EDIT: Differentiating $f(-x+1)=\lambda f'(x)$ again gives $-f'(-x+1)=\lambda f''(x)$. Also, replacing $x$ with $-x+1$ in $f(-x+1)=\lambda f'(x)$ gives $f(x)=\lambda f'(-x+1)$. Equating the two expressions for $f'(-x+1)$, we get $f''(x)=-\frac{1}{\lambda^2}f(x)$, so $f(x)=A\cos\left(\frac{x}{\lambda}\right)+B \sin\left(\frac{x}{\lambda}\right)$. Then using $f(0)=0$, we know $A=0$, and using $f'(1)=0$, we find $\frac{1}{\lambda} = \frac{\pi}{2}+k\pi$, $k \in \mathbb{Z}$.

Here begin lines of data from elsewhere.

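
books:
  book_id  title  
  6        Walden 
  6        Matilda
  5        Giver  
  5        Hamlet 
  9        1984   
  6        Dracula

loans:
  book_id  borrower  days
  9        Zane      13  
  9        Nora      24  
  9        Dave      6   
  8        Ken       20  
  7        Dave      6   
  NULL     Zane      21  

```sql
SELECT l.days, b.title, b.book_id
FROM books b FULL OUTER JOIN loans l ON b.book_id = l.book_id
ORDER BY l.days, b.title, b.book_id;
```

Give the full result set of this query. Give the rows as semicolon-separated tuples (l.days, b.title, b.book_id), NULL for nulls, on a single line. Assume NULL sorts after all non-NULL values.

FULL OUTER JOIN keeps every row from both sides; unmatched rows get NULL for the other side's columns.
Matching on b.book_id = l.book_id. A NULL in a compared column never satisfies the condition.
Matched pairs: 3; unmatched b rows kept: 5; unmatched l rows kept: 3.

(6, 1984, 9); (6, NULL, NULL); (13, 1984, 9); (20, NULL, NULL); (21, NULL, NULL); (24, 1984, 9); (NULL, Dracula, 6); (NULL, Giver, 5); (NULL, Hamlet, 5); (NULL, Matilda, 6); (NULL, Walden, 6)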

For the second bullet point, I really have no idea where to start.
Not a complete solution:
Start by proving that $T_K$ is a compact operator. You can do this by showing that $T_K$ is a limit of finite-rank operators: Let $(f_n)$ be an ortonormal basis of $L^2([0,1])$ and then define $$ T_n(f)(x) = \int_0^1\sum_{i=1}^n\sum_{j=1}^n a_{ij} f_i(x)f_j(y)f(y) \; dy $$ where $$ a_{ij}=\int_0^1\int_0^1 K(x,y)f_i(x)f_j(y) \; dxdy. $$ See section 4.5a of Functional Analysis, an introduction by Eidelman, Milman, Tsolomis, for example.
Now, as $T_K$ is compact, from the spectral theory for compact operators, we know that $\sigma(T_K)=\{0\}\cup \sigma_p(T_K)$, where $\sigma_p(T_K)$ is the point spectrum (i.e. the set of eigenvalues) of $T_K$. So the problem reduces to find the eigenvalues of $T_K$.
I'll keep trying to complete this problem!